“A Very Dangerous Piece Of Legislation.”
The Christian Science Monitor has an article describing the mounting pressure on Republican Senators involved in the immigration "reform" bill. It ain't pretty.
In South Carolina last week during the congressional break, Sen. Lindsey Graham generally avoided crowds. Likewise Sen. Jon Kyl, back home in Arizona, scheduled no public appearances, instead huddling with party officials in Phoenix.
It could not have been an easy week for the two GOP senators, key brokers of the compromise immigration-reform bill that has infuriated so many of their red-state constituents. How well they and other senators in the hot seat endured the heat may become clear when the Senate resumes debate on the bill this week – and whether the amendments to come are designed mainly to alter it or, rather, to kill it.
The week at home made one thing evident: Senators who back this measure, especially Republicans, are taking a calculated risk.
To some, they are traitors and sellouts, offering "amnesty" to illegal immigrants who broke the law by crossing into the US. Angry constituents promise repercussions at the ballot box, and political analysts say those are not empty threats.
"Among a lot of Republicans, there's been intensely negative reaction directed against the Republican senators who have been involved with [the bill]," says Merle Black, a political scientist at Emory University in Atlanta and coauthor of the book "Divided America." Though the Republican senators "are saying that they're actually responsible for most of the conservative parts of the bill, they're not seen that way by their supporters."
To others, Senators Graham, Kyl, and others who've endeavored to repair a broken immigration system are the statesmen of this age – 21st-century John Calhouns determined to forge ahead on resolving a tough issue that, if not as divisive as slavery was 150 years ago, may at least match the fight over abortion for intensity……
……Brett Mecum, spokesman for the Arizona Republican Party, says that from May 21 through May 25 his office received 1,600 calls from Republicans threatening to tear up their membership cards and join other parties. In 12 years in the business, says Mr. Mecum, he's "never seen people try to walk away from the party, this irate over one single issue, as last week here." That volume of calls led Randy Pullen, chairman of the Arizona Republican Party, to call a press conference to say that the Arizona GOP opposes the proposed law.
"Our research shows that [Kyl and Graham] are delusional if they think that the Republican base, the conservative base, is happy with that bill," says Matt Towery, CEO of Insider Advantage, a nonpartisan polling firm in Atlanta. "I think they're trying to talk themselves into believing that, but it's not working."Adds Mr. Towery, "Will certain Republicans lose a percentage of their core base over this? At least temporarily, yes. Will it make them more vulnerable? Yes."

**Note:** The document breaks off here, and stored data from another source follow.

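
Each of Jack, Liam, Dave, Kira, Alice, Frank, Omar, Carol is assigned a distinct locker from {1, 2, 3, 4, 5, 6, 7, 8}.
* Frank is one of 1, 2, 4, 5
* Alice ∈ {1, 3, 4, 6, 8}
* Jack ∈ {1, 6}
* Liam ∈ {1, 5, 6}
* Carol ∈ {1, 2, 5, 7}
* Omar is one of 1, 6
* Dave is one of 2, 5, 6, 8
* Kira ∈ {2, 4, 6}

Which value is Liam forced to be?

5

The 8 variables together cover exactly {1, 2, 3, 4, 5, 6, 7, 8} — 8 values for 8 variables — and 3 appears only in Alice's list, so Alice = 3.
The 7 still-open variables together cover exactly {1, 2, 4, 5, 6, 7, 8} — 7 values for 7 variables — and 7 appears only in Carol's list, so Carol = 7.
The 6 still-open variables draw from only 6 values {1, 2, 4, 5, 6, 8}, so each is used; only Dave can be 8, hence Dave = 8.
The 2 variables Jack and Omar are confined to {1, 6}, which locks those values in; drop them from Liam, Kira, Frank.
So Liam = 5.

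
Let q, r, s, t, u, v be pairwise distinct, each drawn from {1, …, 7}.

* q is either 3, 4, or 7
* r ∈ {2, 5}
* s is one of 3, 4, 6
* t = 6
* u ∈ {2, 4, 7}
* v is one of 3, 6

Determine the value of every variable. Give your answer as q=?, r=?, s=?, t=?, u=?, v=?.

t must be 6 (only option left). Eliminate 6 elsewhere: s, v.
v has just one choice, so v = 3. Strike 3 from q, s.
s's domain is down to {4}, so s = 4. Strike 4 from q, u.
That leaves q = 7. Remove 7 from u.
That leaves u = 2. Eliminate 2 elsewhere: r.
That leaves r = 5.

q=7, r=5, s=4, t=6, u=2, v=3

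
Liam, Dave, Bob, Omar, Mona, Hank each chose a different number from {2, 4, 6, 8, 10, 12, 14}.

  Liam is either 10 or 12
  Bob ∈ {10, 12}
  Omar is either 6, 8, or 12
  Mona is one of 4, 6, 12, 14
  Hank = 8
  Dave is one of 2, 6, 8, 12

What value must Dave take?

2

Hank's domain is down to {8}, so Hank = 8. Strike 8 from Dave, Omar.
Liam and Bob share exactly the 2 values {10, 12}; by pigeonhole those values go to them, so strike 10, 12 from Dave, Omar, Mona.
That leaves Omar = 6. Strike 6 from Dave, Mona.
So Dave = 2.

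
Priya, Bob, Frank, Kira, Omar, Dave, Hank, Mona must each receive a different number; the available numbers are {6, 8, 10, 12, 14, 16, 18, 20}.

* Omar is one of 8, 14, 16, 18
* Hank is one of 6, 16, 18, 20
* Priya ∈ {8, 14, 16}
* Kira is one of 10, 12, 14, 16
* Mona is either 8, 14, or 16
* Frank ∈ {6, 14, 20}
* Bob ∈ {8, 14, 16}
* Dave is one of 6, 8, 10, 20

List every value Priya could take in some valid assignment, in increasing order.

Among the 8 variables, 12 fits only Kira (and all 8 values in {6, 8, 10, 12, 14, 16, 18, 20} must be used), so Kira = 12.
The 7 still-open variables draw from only 7 values {6, 8, 10, 14, 16, 18, 20}, so each is used; only Dave can be 10, hence Dave = 10.
Priya, Bob, Mona share exactly the 3 values {8, 14, 16}; by pigeonhole those values go to them, so strike 8, 14, 16 from Frank, Omar, Hank.
Omar has just one choice, so Omar = 18. Strike 18 from Hank.
No further eliminations apply; Priya can still be any of 8, 14, 16.

8, 14, 16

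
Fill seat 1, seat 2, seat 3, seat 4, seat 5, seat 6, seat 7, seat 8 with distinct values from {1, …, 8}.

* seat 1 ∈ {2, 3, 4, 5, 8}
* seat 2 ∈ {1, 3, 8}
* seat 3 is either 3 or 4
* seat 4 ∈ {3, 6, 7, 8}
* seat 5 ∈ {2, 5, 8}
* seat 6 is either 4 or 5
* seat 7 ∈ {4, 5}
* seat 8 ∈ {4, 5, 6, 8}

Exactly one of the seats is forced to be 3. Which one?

seat 3

The 8 variables draw from only 8 values {1, 2, 3, 4, 5, 6, 7, 8}, so each is used; only seat 2 can be 1, hence seat 2 = 1.
The 7 still-open variables draw from only 7 values {2, 3, 4, 5, 6, 7, 8}, so each is used; only seat 4 can be 7, hence seat 4 = 7.
The 6 still-open variables draw from only 6 values {2, 3, 4, 5, 6, 8}, so each is used; only seat 8 can be 6, hence seat 8 = 6.
seat 6 and seat 7 between them cover only {4, 5} — a naked pair. Remove those values from seat 1, seat 3, seat 5.
So 3 goes to seat 3.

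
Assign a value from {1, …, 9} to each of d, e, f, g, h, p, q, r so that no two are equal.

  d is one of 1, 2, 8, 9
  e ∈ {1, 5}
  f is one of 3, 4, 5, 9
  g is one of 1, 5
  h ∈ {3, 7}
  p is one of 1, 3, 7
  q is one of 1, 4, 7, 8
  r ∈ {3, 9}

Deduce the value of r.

The 8 variables draw from only 8 values {1, 2, 3, 4, 5, 7, 8, 9}, so each is used; only d can be 2, hence d = 2.
The 7 still-open variables draw from only 7 values {1, 3, 4, 5, 7, 8, 9}, so each is used; only q can be 8, hence q = 8.
The 6 still-open variables draw from only 6 values {1, 3, 4, 5, 7, 9}, so each is used; only f can be 4, hence f = 4.
Among the 5 still-open variables, 9 fits only r (and all 5 values in {1, 3, 5, 7, 9} must be used), so r = 9.

9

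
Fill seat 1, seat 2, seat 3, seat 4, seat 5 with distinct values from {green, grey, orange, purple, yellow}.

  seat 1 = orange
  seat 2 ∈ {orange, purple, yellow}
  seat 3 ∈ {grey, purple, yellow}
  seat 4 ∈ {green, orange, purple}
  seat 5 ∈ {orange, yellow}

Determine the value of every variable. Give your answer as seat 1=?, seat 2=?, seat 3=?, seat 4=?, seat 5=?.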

The focus of this article is on the Republicans, but there is one, tiny little sentence that bears attention:
The only real public support Kyl has received so far has come from Arizona's Democratic Gov. Janet Napolitano, who wrote an op-ed calling the legislation a good start. Democratic lawmakers, for their part, are also feeling the heat. Illegal immigration "is a complex problem – it cuts at our core values of what it means to be American, part of which is being fair and at the same time not getting a free ride," says US Rep. Gabrielle Giffords (D) of Arizona, who has held constituent meetings throughout her 9,000-square-mile district that includes the busy border crossing at Douglas. (Emphasis added)
I think this will damage every Senator up for reelection in 2008 who supports it, regardless of party. And, yet again, for the record, I believe that if the government addresses the border first, the rest can be dealt with. But that is the only way this is going to be palatable to the vast majority of voters in this country. There have been too many broken promises for the voters to believe that the tough talk about borders isn't being undermined by other provisions in the monster bill the Senate has produced. Here's an idea: break the border security provisions out into a separate companion bill and make that bill tough, easy to understand and legislatively bullet-proof. (In other words, make sure it cannot be undermined by provisions in the rest of the "compromise." Do that and maybe you can, in the immortal words of Mel Brooks, save your phony-baloney jobs. If not, the closing line of the article should give Senators - regardless of party - pause: "But for every one of these senators … this is a very dangerous piece of legislation."